In this short post, we will take an overall look at the design process.
The process of design is cyclical and iterative, which can be defined as a six part process. The architectural design process can be approached in a number of ways by different designers, but generally it will follow a very similar pattern:
1. Research and Data Collection
Research forms the basis for any design project. The type and scope of research can vary, be it a meeting with a client, a site analysis or a desktop study about the history of the site. Either way, the collection of data, discussions with the client or site visit, will all be the basis to forming a starting point for design.
These early stages of research are crucial to developing the character of the project.
I have written an in depth article about carrying out an Architectural Site Analysis, which you can read here.
The goal of the early stage of design, is to gather data that will present the problems associated with the task, and the research process will effectively continue throughout the design. A thorough site analysis will start to form a picture of the context of the site, its limitations, its merits, problems, and allow the designer to focus on developing a response to these issues.
Likewise, discussion with the client, and developing a brief (see article below) will also lead to valued data about the end use of the building, its users and overall goals of the project.
Discovering historical data relating to the site and surrounding context can lead to developing a concept that perhaps reflects some of this history.
Research can take the form of data collection, discussions, studies but also model making and sketching to discover as much as possible about the site and proposed project.
You can never do enough research in the early stages of design.
After the research phase of the architectural design process, the designer has collected enough information to begin to establish ideas and concepts, and prepare to develop solutions to the problems that have been identified.
The initial research and proposal stages may weave into one another as data is collected and responses are made to that data. As the proposal phase continues, more definite ideas will emerge, and a wide array of tools will be used to convey these early ideas. Sketches and models will be used in plans, elevations and section to develop proposals, along with 3d discoveries to imagine a contextual approach to the design.
The sketchy nature of this stage of design allows for fast moving ideas, with the exploration of many solutions in quick succession.
3. Analysis of proposals
Following the development of initial proposals, these ideas must be analysis and critiqued in order to establish the feasibility of these proposals.
It is important to establish the criteria that the proposals will be measured against, be it according to client needs, performance of the building, budget, aesthetics and so on. The criteria is often diverse, and there will be varying factors to evaluate at different stages of the design.
Once these criteria have been established it will be possible to analyse the initial proposals. In a student setting this will often take the form of a crit, which is an opportunity to discuss you design ideas with your peers and tutors. Although the architecture crit is something many students fear, it is a great opportunity for you to be challenged in your ideas, and respond to feedback. The crit will urge you to clearly communicate your initial design ideas.

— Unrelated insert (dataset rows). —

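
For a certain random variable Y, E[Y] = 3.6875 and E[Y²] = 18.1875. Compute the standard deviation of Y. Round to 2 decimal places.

V(Y) = 18.1875 − (3.6875)² = 4.58984375
SD(Y) = √4.58984375 ≈ 2.14

2.14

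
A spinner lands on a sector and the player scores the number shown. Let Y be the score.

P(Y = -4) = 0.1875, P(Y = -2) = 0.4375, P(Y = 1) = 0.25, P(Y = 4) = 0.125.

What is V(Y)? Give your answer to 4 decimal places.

E[Y] = (-4)(0.1875) + (-2)(0.4375) + (1)(0.25) + (4)(0.125) = -0.875
E[Y²] = (-4)²(0.1875) + (-2)²(0.4375) + (1)²(0.25) + (4)²(0.125) = 7
V(Y) = E[Y²] − (E[Y])² = 7 − (-0.875)² = 6.234375

6.2344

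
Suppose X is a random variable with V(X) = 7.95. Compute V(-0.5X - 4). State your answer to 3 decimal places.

V(-0.5X - 4) = (-0.5)²·V(X) = 0.25·7.95 = 1.9875

1.988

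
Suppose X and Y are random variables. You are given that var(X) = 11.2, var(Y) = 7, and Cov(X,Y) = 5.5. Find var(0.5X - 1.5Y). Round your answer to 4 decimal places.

var(0.5X - 1.5Y) = (0.5)²·var(X) + (-1.5)²·var(Y) + 2·(0.5)·(-1.5)·Cov(X,Y)
= 0.25·11.2 + 2.25·7 + -1.5·5.5 = 10.3

10.3000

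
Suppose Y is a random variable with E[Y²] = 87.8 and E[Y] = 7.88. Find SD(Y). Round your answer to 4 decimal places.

Var(Y) = 87.8 − (7.88)² = 25.7056
SD(Y) = √25.7056 ≈ 5.0701

5.0701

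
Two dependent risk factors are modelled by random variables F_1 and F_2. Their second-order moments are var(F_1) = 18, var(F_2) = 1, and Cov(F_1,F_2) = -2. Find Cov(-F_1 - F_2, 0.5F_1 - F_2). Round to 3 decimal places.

Cov(-F_1 - F_2, 0.5F_1 - F_2) = (-1)(0.5)var(F_1) + (-1)(-1)var(F_2) + [(-1)(-1) + (-1)(0.5)]Cov(F_1,F_2)
= -0.5·18 + 1·1 + 0.5·-2 = -9

-9.000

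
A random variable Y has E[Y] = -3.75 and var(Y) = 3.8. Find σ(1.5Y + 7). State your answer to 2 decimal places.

var(1.5Y + 7) = (1.5)²·3.8 = 8.55
σ(1.5Y + 7) = √8.55 ≈ 2.92

2.92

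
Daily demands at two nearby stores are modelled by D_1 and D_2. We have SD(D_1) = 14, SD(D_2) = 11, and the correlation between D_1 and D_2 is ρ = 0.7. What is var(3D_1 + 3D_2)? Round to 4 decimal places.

4793.4000

var(D_1) = (14)² = 196;  var(D_2) = (11)² = 121
Cov(D_1,D_2) = ρ·SD(D_1)·SD(D_2) = 0.7·14·11 = 107.8
var(3D_1 + 3D_2) = (3)²·var(D_1) + (3)²·var(D_2) + 2·(3)·(3)·Cov(D_1,D_2)
= 9·196 + 9·121 + 18·107.8 = 4793.4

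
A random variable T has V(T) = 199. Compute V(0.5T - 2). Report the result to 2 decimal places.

49.75

V(0.5T - 2) = (0.5)²·V(T) = 0.25·199 = 49.75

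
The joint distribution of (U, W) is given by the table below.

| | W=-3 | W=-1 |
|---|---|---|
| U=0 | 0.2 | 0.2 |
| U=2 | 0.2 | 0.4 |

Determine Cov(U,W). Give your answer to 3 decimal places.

E[U] = 1.2,  E[W] = -1.8
E[UW] = -2
Cov(U,W) = E[UW] − E[U]E[W] = -2 − (1.2)(-1.8) = 0.16

0.160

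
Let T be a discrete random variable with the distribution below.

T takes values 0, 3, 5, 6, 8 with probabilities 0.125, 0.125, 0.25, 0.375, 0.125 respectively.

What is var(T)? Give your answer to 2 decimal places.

5.11

E[T] = (0)(0.125) + (3)(0.125) + (5)(0.25) + (6)(0.375) + (8)(0.125) = 4.875
E[T²] = (0)²(0.125) + (3)²(0.125) + (5)²(0.25) + (6)²(0.375) + (8)²(0.125) = 28.875
var(T) = E[T²] − (E[T])² = 28.875 − (4.875)² = 5.109375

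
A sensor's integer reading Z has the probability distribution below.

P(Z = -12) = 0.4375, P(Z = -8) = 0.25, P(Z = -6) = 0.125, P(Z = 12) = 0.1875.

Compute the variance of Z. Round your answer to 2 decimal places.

77.44

E[Z] = (-12)(0.4375) + (-8)(0.25) + (-6)(0.125) + (12)(0.1875) = -5.75
E[Z²] = (-12)²(0.4375) + (-8)²(0.25) + (-6)²(0.125) + (12)²(0.1875) = 110.5
var(Z) = E[Z²] − (E[Z])² = 110.5 − (-5.75)² = 77.4375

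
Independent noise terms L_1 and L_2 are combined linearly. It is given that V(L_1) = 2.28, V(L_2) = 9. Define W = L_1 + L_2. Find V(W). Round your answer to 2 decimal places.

By independence, V(W) = (1)²V(L_1) + (1)²V(L_2)
= (1)²·2.28 + (1)²·9 = 11.28

11.28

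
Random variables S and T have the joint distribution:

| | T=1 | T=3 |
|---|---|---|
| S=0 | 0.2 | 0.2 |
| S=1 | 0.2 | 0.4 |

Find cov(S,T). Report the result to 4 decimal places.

E[S] = 0.6,  E[T] = 2.2
E[ST] = 1.4
cov(S,T) = E[ST] − E[S]E[T] = 1.4 − (0.6)(2.2) = 0.08

0.0800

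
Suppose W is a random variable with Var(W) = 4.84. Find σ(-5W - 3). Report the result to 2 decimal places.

Var(-5W - 3) = (-5)²·4.84 = 121
σ(-5W - 3) = √121 ≈ 11.00

11.00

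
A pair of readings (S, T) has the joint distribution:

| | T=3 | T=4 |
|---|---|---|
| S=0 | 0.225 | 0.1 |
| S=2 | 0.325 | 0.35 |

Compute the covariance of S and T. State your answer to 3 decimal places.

E[S] = 1.35,  E[T] = 3.45
E[ST] = 4.75
cov(S,T) = E[ST] − E[S]E[T] = 4.75 − (1.35)(3.45) = 0.0925

0.093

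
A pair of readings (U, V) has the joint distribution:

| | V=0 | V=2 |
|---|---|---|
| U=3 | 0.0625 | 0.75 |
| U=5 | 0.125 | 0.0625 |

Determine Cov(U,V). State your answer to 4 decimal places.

E[U] = 3.375,  E[V] = 1.625
E[UV] = 5.125
Cov(U,V) = E[UV] − E[U]E[V] = 5.125 − (3.375)(1.625) = -0.359375

-0.3594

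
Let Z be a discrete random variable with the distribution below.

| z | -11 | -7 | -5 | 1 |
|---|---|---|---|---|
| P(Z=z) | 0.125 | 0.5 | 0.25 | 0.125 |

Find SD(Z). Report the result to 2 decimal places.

E[Z] = (-11)(0.125) + (-7)(0.5) + (-5)(0.25) + (1)(0.125) = -6
E[Z²] = (-11)²(0.125) + (-7)²(0.5) + (-5)²(0.25) + (1)²(0.125) = 46
V(Z) = E[Z²] − (E[Z])² = 46 − (-6)² = 10
SD(Z) = √10 ≈ 3.16

3.16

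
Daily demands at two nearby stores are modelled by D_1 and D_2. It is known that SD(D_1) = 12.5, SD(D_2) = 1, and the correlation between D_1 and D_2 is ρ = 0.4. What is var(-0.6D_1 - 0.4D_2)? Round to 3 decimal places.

var(D_1) = (12.5)² = 156.25;  var(D_2) = (1)² = 1
cov(D_1,D_2) = ρ·SD(D_1)·SD(D_2) = 0.4·12.5·1 = 5
var(-0.6D_1 - 0.4D_2) = (-0.6)²·var(D_1) + (-0.4)²·var(D_2) + 2·(-0.6)·(-0.4)·cov(D_1,D_2)
= 0.36·156.25 + 0.16·1 + 0.48·5 = 58.81

58.810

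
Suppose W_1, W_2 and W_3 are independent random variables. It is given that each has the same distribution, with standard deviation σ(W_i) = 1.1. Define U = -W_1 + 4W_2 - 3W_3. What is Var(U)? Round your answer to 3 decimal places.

31.460

Var(W_i) = (1.1)² = 1.21
By independence, Var(U) = (-1)²Var(W_1) + (4)²Var(W_2) + (-3)²Var(W_3)
= (-1)²·1.21 + (4)²·1.21 + (-3)²·1.21 = 31.46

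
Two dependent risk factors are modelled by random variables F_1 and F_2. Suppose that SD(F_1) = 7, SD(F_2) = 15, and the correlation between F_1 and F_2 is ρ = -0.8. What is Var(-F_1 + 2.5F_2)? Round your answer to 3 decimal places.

1875.250

Var(F_1) = (7)² = 49;  Var(F_2) = (15)² = 225
cov(F_1,F_2) = ρ·SD(F_1)·SD(F_2) = -0.8·7·15 = -84
Var(-F_1 + 2.5F_2) = (-1)²·Var(F_1) + (2.5)²·Var(F_2) + 2·(-1)·(2.5)·cov(F_1,F_2)
= 1·49 + 6.25·225 + -5·-84 = 1875.25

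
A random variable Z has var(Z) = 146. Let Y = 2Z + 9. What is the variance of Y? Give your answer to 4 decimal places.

var(2Z + 9) = (2)²·var(Z) = 4·146 = 584

584.0000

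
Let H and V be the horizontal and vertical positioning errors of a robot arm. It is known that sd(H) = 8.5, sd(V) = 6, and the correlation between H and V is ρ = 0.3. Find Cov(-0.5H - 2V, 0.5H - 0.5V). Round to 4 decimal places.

Var(H) = (8.5)² = 72.25;  Var(V) = (6)² = 36
Cov(H,V) = ρ·sd(H)·sd(V) = 0.3·8.5·6 = 15.3
Cov(-0.5H - 2V, 0.5H - 0.5V) = (-0.5)(0.5)Var(H) + (-2)(-0.5)Var(V) + [(-0.5)(-0.5) + (-2)(0.5)]Cov(H,V)
= -0.25·72.25 + 1·36 + -0.75·15.3 = 6.4625

6.4625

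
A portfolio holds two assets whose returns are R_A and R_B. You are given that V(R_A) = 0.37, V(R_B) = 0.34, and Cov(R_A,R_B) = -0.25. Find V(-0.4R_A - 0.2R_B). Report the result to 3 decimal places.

V(-0.4R_A - 0.2R_B) = (-0.4)²·V(R_A) + (-0.2)²·V(R_B) + 2·(-0.4)·(-0.2)·Cov(R_A,R_B)
= 0.16·0.37 + 0.04·0.34 + 0.16·-0.25 = 0.0328

0.033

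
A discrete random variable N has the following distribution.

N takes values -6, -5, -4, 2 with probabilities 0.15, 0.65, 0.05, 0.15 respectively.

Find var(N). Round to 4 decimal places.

E[N] = (-6)(0.15) + (-5)(0.65) + (-4)(0.05) + (2)(0.15) = -4.05
E[N²] = (-6)²(0.15) + (-5)²(0.65) + (-4)²(0.05) + (2)²(0.15) = 23.05
var(N) = E[N²] − (E[N])² = 23.05 − (-4.05)² = 6.6475

6.6475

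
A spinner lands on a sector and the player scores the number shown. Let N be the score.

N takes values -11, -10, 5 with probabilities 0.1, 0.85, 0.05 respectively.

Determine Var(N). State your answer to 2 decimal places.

10.93

E[N] = (-11)(0.1) + (-10)(0.85) + (5)(0.05) = -9.35
E[N²] = (-11)²(0.1) + (-10)²(0.85) + (5)²(0.05) = 98.35
Var(N) = E[N²] − (E[N])² = 98.35 − (-9.35)² = 10.9275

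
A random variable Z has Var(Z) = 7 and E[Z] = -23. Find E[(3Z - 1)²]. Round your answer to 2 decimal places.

4963.00

E[3Z - 1] = 3·-23 − 1 = -70
Var(3Z - 1) = (3)²·7 = 63
E[(3Z - 1)²] = Var((3Z - 1)) + (E[(3Z - 1)])² = 63 + (-70)² = 4963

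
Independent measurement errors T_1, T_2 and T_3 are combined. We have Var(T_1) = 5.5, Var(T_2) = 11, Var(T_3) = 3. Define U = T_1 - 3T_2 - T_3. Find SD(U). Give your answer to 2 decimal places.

10.37

By independence, Var(U) = (1)²Var(T_1) + (-3)²Var(T_2) + (-1)²Var(T_3)
= (1)²·5.5 + (-3)²·11 + (-1)²·3 = 107.5
SD(U) = √107.5 ≈ 10.37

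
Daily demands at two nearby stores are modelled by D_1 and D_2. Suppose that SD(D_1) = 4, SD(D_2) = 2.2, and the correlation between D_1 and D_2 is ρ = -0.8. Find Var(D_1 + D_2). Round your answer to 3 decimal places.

6.760

Var(D_1) = (4)² = 16;  Var(D_2) = (2.2)² = 4.84
Cov(D_1,D_2) = ρ·SD(D_1)·SD(D_2) = -0.8·4·2.2 = -7.04
Var(D_1 + D_2) = (1)²·Var(D_1) + (1)²·Var(D_2) + 2·(1)·(1)·Cov(D_1,D_2)
= 1·16 + 1·4.84 + 2·-7.04 = 6.76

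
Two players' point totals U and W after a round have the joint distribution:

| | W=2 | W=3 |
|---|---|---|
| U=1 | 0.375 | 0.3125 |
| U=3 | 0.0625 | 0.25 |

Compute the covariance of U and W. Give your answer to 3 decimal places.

0.148

E[U] = 1.625,  E[W] = 2.5625
E[UW] = 4.3125
Cov(U,W) = E[UW] − E[U]E[W] = 4.3125 − (1.625)(2.5625) = 0.1484375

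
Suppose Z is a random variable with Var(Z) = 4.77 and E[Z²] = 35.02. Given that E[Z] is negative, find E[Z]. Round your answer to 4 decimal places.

-5.5000

(E[Z])² = E[Z²] − Var(Z) = 35.02 − 4.77 = 30.25
E[Z] = −√30.25 = -5.5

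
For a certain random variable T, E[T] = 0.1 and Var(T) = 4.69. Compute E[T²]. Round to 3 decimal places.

E[T²] = Var(T) + (E[T])² = 4.69 + (0.1)² = 4.7

4.700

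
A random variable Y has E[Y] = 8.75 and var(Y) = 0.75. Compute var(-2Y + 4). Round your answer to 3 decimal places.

3.000

var(-2Y + 4) = (-2)²·var(Y) = 4·0.75 = 3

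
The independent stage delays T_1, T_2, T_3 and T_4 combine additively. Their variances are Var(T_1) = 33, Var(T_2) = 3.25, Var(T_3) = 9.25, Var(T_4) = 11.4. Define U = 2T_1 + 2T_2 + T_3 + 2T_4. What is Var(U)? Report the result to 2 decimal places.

199.85

By independence, Var(U) = (2)²Var(T_1) + (2)²Var(T_2) + (1)²Var(T_3) + (2)²Var(T_4)
= (2)²·33 + (2)²·3.25 + (1)²·9.25 + (2)²·11.4 = 199.85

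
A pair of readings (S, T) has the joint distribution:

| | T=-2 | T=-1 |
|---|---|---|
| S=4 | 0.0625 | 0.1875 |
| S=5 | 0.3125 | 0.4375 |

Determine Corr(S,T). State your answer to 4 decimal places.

E[S] = 4.75,  E[T] = -1.375
E[ST] = -6.5625
Cov(S,T) = E[ST] − E[S]E[T] = -6.5625 − (4.75)(-1.375) = -0.03125
Var(S) = 0.1875,  Var(T) = 0.234375
ρ = -0.03125 / √(0.1875·0.234375) ≈ -0.1491

-0.1491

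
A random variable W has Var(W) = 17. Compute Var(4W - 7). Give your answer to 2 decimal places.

272.00

Var(4W - 7) = (4)²·Var(W) = 16·17 = 272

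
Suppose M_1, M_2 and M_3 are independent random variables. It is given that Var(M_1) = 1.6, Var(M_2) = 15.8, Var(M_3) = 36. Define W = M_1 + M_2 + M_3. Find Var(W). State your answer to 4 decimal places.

53.4000

By independence, Var(W) = (1)²Var(M_1) + (1)²Var(M_2) + (1)²Var(M_3)
= (1)²·1.6 + (1)²·15.8 + (1)²·36 = 53.4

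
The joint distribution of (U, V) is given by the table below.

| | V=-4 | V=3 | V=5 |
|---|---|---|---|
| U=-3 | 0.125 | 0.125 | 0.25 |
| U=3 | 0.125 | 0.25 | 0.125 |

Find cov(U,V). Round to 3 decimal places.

E[U] = 0,  E[V] = 2
E[UV] = -0.75
cov(U,V) = E[UV] − E[U]E[V] = -0.75 − (0)(2) = -0.75

-0.750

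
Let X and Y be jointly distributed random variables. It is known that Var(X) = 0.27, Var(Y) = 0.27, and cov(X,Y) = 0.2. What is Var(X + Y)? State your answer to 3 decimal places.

0.940

Var(X + Y) = (1)²·Var(X) + (1)²·Var(Y) + 2·(1)·(1)·cov(X,Y)
= 1·0.27 + 1·0.27 + 2·0.2 = 0.94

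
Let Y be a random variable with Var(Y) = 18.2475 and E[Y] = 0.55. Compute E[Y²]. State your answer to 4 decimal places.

E[Y²] = Var(Y) + (E[Y])² = 18.2475 + (0.55)² = 18.55

18.5500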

In a professional setting, these initial discussions may be with the client or user, engaging in a dialogue to ensure the criteria are being met, by these early proposals.
4. Review and develop
The final stage of this process is a broad stage. The review and develop stage of design can happen numerous times, as we have mentioned the design process is iterative, meaning the process can be repetitive or even cyclical. Design is not a linear process, and can skip around in a random series of responses as it address issues and reacts to changes.
After the design has been analysed, the designer can then refine the design ideas and begin to develop the scheme. It may be that the analysis has presented issues with the design that require circling back to earlier stages, in order to refine ideas. On the other hand, the design may only require fine tuning, and can be developed in more focused detail.
The refining and development process requires constant reflection on the initial stages of design, referring to research and data collected in the early stages, and revisiting early proposals and ideas.
This cycle will continue until the analysis suggests that the criteria of the project have been met and the design is able to develop. This development will proceed through to technical design, as the finer details are established.
5. Design Development & Technical Design
There comes a point in the design process when the client will approve the design in order for it to be taken to the development phase. The design will then be refined in more detail, factoring in other elements of the scheme. At this stage, drawings will be developed at scale, with the integration from structural engineers, mechanical engineers and other external team members. The design will begin to consider more detailed elements such as materials, fixtures and fittings along with finishes. At this point cost will also begin to play a more important factor, and for larger projects a quantity surveyor may be brought in to manage that aspect of the project.
The project may need to be prepared for planning applications, and therefore may require 3d models, or visualisations to convey the final design. In some cases, sales and marketing literature will be considered for larger projects as the client begins to consider promoting the development.
Technical information will be developed to begin to provide a full picture of the design, and how it will be constructed. The finer details of how materials will relate to one another, connections between elements, will all be considered at this stage, as the design is prepared for construction.
The architectural design process will be different from project to project, and from designer to designer. The stages mentioned above are a guide to the process, but each architectural designer will have their own approach, and will develop a design in a diverse set of ways. As the design process is carried out over and again, it will become more natural, and more clear. The design process will be based on your own views, ideas and inspirations, and although you will draw from other designs, factors and influences, ultimately, the design will be a reflection of you, and the skills you develop over time.